Digital advertising has seen some huge shifts in recent years. For years, businesses have relied on “cookies” – small data files that track user activity across websites – to target ads and measure results. These digital breadcrumbs have been the foundation of online advertising, allowing companies to follow potential customers across the internet and deliver personalised ads.
Now, privacy regulations, browser updates, and consumer preferences are eliminating or restricting these tracking capabilities. Google Chrome (with over 60% of the global browser market) is phasing out third-party cookies, following Firefox and Safari’s lead. Apple’s privacy changes have already limited tracking across mobile apps.
This isn’t just a technical shift – it’s a strategic business opportunity that will reshape how you connect with customers.
The Bottom Line for Your Business
Trust is becoming a competitive advantage. 87% of consumers won’t do business with companies they don’t trust with their data¹, and businesses adapting to privacy changes are seeing up to 30% more efficient marketing spend².
Three Strategic Shifts Worth Making
1. Prioritise Direct Customer Relationships
The most valuable information now comes straight from your customers – when they visit your website, make purchases, or join your email list.
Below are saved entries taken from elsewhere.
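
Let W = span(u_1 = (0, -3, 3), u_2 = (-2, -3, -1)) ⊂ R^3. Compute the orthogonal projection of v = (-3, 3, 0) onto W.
proj_W(v) = (0, 3/2, -3/2)

Set up U = [u_1 | ... | u_2] ∈ R^(3×2). The projector onto W = col(U) is P = U (U^T U)^(-1) U^T.
Compute U^T U =
  [18, 6]
  [6, 14],
and U^T v = (-9, -3).
Solve U^T U · c = U^T v for the coefficients: c = (-1/2, 0). The projection is proj_W(v) = U c.
Check: (v - proj_W(v)) · u_1 = 0  (should be 0).
Check: (v - proj_W(v)) · u_2 = 0  (should be 0).
Result: proj_W(v) = (0, 3/2, -3/2).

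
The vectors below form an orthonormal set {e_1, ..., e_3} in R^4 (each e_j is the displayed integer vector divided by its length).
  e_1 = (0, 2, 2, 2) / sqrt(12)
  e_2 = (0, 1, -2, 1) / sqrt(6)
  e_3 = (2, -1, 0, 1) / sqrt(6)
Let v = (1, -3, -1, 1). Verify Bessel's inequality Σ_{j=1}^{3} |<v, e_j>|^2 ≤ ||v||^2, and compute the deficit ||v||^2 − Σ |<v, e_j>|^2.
Σ |<v, e_j>|^2 = 9; ||v||^2 = 12; deficit = 3

Write each e_j = u_j / sqrt(<u_j, u_j>) where u_j is the displayed integer vector. Then <v, e_j> = <v, u_j> / sqrt(<u_j, u_j>), so |<v, e_j>|^2 = <v, u_j>^2 / <u_j, u_j>.
Coefficients: <v, e_1> = -6/sqrt(12), <v, e_2> = 0/sqrt(6), <v, e_3> = 6/sqrt(6).
Square and sum: Σ |<v, e_j>|^2 = 9.
Compute ||v||^2 = v·v = 12.
Deficit = 12 − 9 = 3 ≥ 0, confirming Bessel's inequality. (The deficit equals ||v − Σ <v,e_j> e_j||^2, the squared distance from v to span{e_j}.)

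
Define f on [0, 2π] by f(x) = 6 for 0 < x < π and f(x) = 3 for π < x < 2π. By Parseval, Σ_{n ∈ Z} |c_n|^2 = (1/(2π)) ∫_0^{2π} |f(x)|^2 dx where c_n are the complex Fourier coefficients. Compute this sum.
Σ |c_n|^2 = 45/2

Parseval equates the L^2 energy of f (normalised by 1/(2π)) with the ℓ^2 sum of its Fourier coefficients: (1/(2π)) ∫_0^{2π} |f|^2 = Σ |c_n|^2.
Compute the left side: (1/(2π)) [∫_0^π 6^2 dx + ∫_π^{2π} 3^2 dx] = (1/(2π)) · (36π + 9π) = (36 + 9)/2 = 45/2.
So Σ_{n ∈ Z} |c_n|^2 = 45/2.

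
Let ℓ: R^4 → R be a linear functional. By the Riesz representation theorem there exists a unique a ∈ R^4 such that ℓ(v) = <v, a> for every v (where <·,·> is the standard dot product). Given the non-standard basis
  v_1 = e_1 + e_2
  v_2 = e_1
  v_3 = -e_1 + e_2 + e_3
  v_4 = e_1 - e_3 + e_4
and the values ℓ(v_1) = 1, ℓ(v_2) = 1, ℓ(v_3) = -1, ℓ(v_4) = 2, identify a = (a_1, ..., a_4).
a = (1, 0, 0, 1)

Write a = (a_1, ..., a_4) in the standard basis. For each basis vector v_i, ℓ(v_i) = <v_i, a> is a linear equation in the a_j's. Collect the n equations into a matrix system V a = ℓ, where row i of V is v_i (expressed in the standard basis). Since V is invertible (lower-triangular with 1s on the diagonal, up to permutation), solve by back-substitution:
  V =
[[1, 1, 0, 0],
 [1, 0, 0, 0],
 [-1, 1, 1, 0],
 [1, 0, -1, 1]]
  V a = (1, 1, -1, 2)
Solving gives a = (1, 0, 0, 1).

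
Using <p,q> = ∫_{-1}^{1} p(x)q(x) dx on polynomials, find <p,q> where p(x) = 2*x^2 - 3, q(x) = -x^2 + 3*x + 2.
<p,q> = -122/15

Expand the product: p(x)·q(x) = -2*x^4 + 6*x^3 + 7*x^2 - 9*x - 6.
∫_{-1}^{1} of each monomial x^k gives [2/(k+1) if k even, 0 if k odd]. Integrating term-by-term (or equivalently evaluating the antiderivative F(x) = -2*x^5/5 + 3*x^4/2 + 7*x^3/3 - 9*x^2/2 - 6*x at the endpoints):
  F(1) − F(−1) = -106/15 − (16/15) = -122/15.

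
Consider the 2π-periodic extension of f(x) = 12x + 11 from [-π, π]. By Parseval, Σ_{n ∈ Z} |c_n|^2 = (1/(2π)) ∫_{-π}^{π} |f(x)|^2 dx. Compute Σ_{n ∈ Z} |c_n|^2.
Σ |c_n|^2 = 48π^2 + 121

Expand and integrate term by term over [-π, π]:
  ∫ (12x)^2 dx = 144·(2π^3/3); ∫ 2·12·(11)·x dx = 0 (odd integrand); ∫ 11^2 dx = 121·2π.
So (1/(2π)) ∫_{-π}^{π} (12x + 11)^2 dx = 144π^2/3 + 121 = 48π^2 + 121.
Parseval ⇒ Σ |c_n|^2 = 48π^2 + 121.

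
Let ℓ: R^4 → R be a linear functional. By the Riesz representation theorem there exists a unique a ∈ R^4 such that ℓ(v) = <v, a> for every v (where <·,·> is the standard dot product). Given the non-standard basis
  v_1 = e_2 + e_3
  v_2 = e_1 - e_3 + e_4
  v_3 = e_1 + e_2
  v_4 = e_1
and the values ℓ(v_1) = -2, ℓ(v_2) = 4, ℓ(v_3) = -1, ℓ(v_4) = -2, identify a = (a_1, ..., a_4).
a = (-2, 1, -3, 3)

Write a = (a_1, ..., a_4) in the standard basis. For each basis vector v_i, ℓ(v_i) = <v_i, a> is a linear equation in the a_j's. Collect the n equations into a matrix system V a = ℓ, where row i of V is v_i (expressed in the standard basis). Since V is invertible (lower-triangular with 1s on the diagonal, up to permutation), solve by back-substitution:
  V =
[[0, 1, 1, 0],
 [1, 0, -1, 1],
 [1, 1, 0, 0],
 [1, 0, 0, 0]]
  V a = (-2, 4, -1, -2)
Solving gives a = (-2, 1, -3, 3).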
This customer data (also known as first party data) will become your most powerful marketing asset.
Companies using this approach see twice the return compared to old tracking methods³. The key is creating meaningful exchanges where customers willingly share information because they receive clear value.
What matters most:
- Building quality email and contact lists
- Creating valuable customer accounts and experiences
- Developing loyalty systems that benefit both sides
2. Context Matters More Than Tracking
At Aligned Media, we’re seeing excellent results by placing ads in environments where your ideal customers naturally spend time, rather than following them around the internet.
This contextual approach is gaining traction across industries with a 34% increase in adoption⁴, and our clients see significantly higher engagement and conversion rates⁵.
The strategic advantage:
- Your brand appears in relevant, quality environments
- You respect customer privacy while maintaining effectiveness
- You build positive brand associations through careful placement
3. Measuring What Actually Matters
The old methods of tracking every customer click across the internet are disappearing, but this is pushing businesses toward better measurement approaches focused on actual business outcomes.
Forward-thinking companies using these new measurement methods see 31% higher return on their advertising investment⁶.
The big picture:
- Focus on business results, not vanity metrics
- Use more sophisticated modeling to understand what’s working
- Maintain customer trust while still measuring performance
Expert Partnership Advantage
Leading businesses are turning to specialised partners to navigate these changes. Companies working with digital advertising experts implement new strategies 2.5x faster than those trying to manage everything in-house⁷.
The businesses that will thrive aren’t the ones with the most invasive tracking – they’re the ones building genuine customer connections based on value and trust.
Is your business positioned to turn these privacy changes into a competitive advantage?
Let’s talk about how Aligned Media can help streamline your approach.
Sources:
¹ McKinsey & Company, “The demise of third-party cookies and identifiers,” 2024 (US/Global data)
² Gartner, “Privacy Trends Report,” 2023 (Global data)
³ Google Privacy Sandbox, “Measuring digital ads in a privacy-first world,” 2023 (Global data)
⁴ IAB, “State of Data Report,” 2024 (US data)
⁵ IAS Research, “Contextual Targeting in a Cookieless Future,” 2023 (US/UK data)
⁶ Nielsen, “The Future of Measurement,” 2023 (Global data)
⁷ Deloitte, “Digital Media Trends Survey,” 2024 (US/Global data)
Note: Most data represents global or US markets. While specific NZ figures may vary, these international trends are consistent with patterns we’re observing in the New Zealand business landscape.